The most expensive bottleneck in your business is one person scrolling.
You know the inbox. Hundreds unread. A client asking to confirm next week's order is sitting four screens down, under a software renewal notice, two newsletters nobody signed up for, a vendor "just following up," and a calendar invite you already accepted. The reply that holds up a decision is in there somewhere. The way you find it is by reading past everything that isn't it.
So the work waits on attention. A deposit doesn't get chased because the thread scrolled off. A question that needed an answer by Tuesday gets one on Thursday. Nothing is technically dropped, but the important and the trivial arrive in the same font, in the same order, and the only sorting logic is what came in last. Chronology is not a priority system. It just feels like one because it's the only one the inbox gives you.
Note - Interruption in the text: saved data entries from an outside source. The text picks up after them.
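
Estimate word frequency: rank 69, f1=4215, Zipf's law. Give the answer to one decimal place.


Zipf's law: f(r) = f(1) / r
f(1) = 4215
f(69) = 4215 / 69
= 61.1 occurrences


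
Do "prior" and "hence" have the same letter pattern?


Pattern of "prior": [0, 1, 2, 3, 1]
Pattern of "hence": [0, 1, 2, 3, 1]
Patterns match
Same pattern = Yes


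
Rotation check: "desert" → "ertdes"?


Word: "desert", Candidate: "ertdes"
Method: check if candidate is substring of word+word
"desertdesert" contains "ertdes"? Yes
Is rotation = Yes


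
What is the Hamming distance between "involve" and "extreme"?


Comparing character by character (same length = 7):
  Pos 0: 'i' vs 'e' !=
  Pos 1: 'n' vs 'x' !=
  Pos 2: 'v' vs 't' !=
  Pos 3: 'o' vs 'r' !=
  Pos 4: 'l' vs 'e' !=
  Pos 5: 'v' vs 'm' !=
  Pos 6: 'e' vs 'e' =
Hamming distance = 6


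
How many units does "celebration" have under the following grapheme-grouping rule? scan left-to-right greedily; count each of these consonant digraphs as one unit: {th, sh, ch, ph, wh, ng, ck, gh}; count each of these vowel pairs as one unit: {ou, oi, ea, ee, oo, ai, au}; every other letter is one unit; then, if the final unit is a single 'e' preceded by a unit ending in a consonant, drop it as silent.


Word: "celebration" (11 letters)
Left-to-right scan:
  (1) 'c' (letter)
  (2) 'e' (letter)
  (3) 'l' (letter)
  (4) 'e' (letter)
  (5) 'b' (letter)
  (6) 'r' (letter)
  (7) 'a' (letter)
  (8) 't' (letter)
  (9) 'i' (letter)
  (10) 'o' (letter)
  (11) 'n' (letter)
Units from scan: 11
Sound units = 11 units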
Here is what most people try, and why it doesn't hold. Folders and rules sort by sender or keyword, which means they catch the newsletters and miss the one client whose subject line happens to read like spam. The generic AI assistant bolted onto your email has never seen your business. It can tell you an email is "important" in the way every email is important. It cannot tell you that this sender is a booked client with a balance due and that one is a vendor you stopped using in March. The thing you actually need it to know is the one thing it doesn't.
So we built triage that knows the business it's reading for.
It reads every message that comes in. Not the subject line, the whole thing. It checks the sender and the thread against who the company actually deals with, then sorts on that: a live client thread, a real vendor matter, an internal question that needs a person, or noise. The judgment is the point. It isn't pattern-matching "urgent" in the body text. It's reading a message the way someone who knows your accounts would, because it's working from your accounts.
What lands on the desk is a short list of what genuinely needs a human, in priority order, with the context attached, so a reply takes seconds instead of a re-read. For the routine messages, the ones with an obvious answer, it writes the reply and leaves it as a draft. A draft, never sent. Nothing leaves without a person approving it. The work of composing is done; the decision to send stays yours.
We pointed this at one of our own inboxes inside our $20M company. It went from 902 unread to 69. The 69 weren't leftovers it gave up on. They were the messages that actually needed a human, which is the entire point. The other 833 were sorted, answered in draft, or filed as the noise they were.
The outcome isn't a cleaner inbox as decoration. It's an inbox that reflects what matters today instead of what arrived last. You open it and the first thing you see is the thing you'd have spent twenty minutes scrolling to find. The decisions stop waiting on the scroll.
Why no off-the-shelf tool does this: the value is entirely in knowing your people, your clients, your patterns. A SaaS spam filter is trained on everyone's mail, which is the same as no one's. This is trained on yours. The client list, the vendors, the threads that are real and the ones that aren't are specific to one business, and that specificity is exactly what the generic tool can't have and we can. The same understanding of who-is-who carries into the next thing it touches, whether that's flagging a stalled deal or pulling the right account into a reply.
If your inbox, or your ops manager's, is where decisions go to wait, this is the one we'd build first.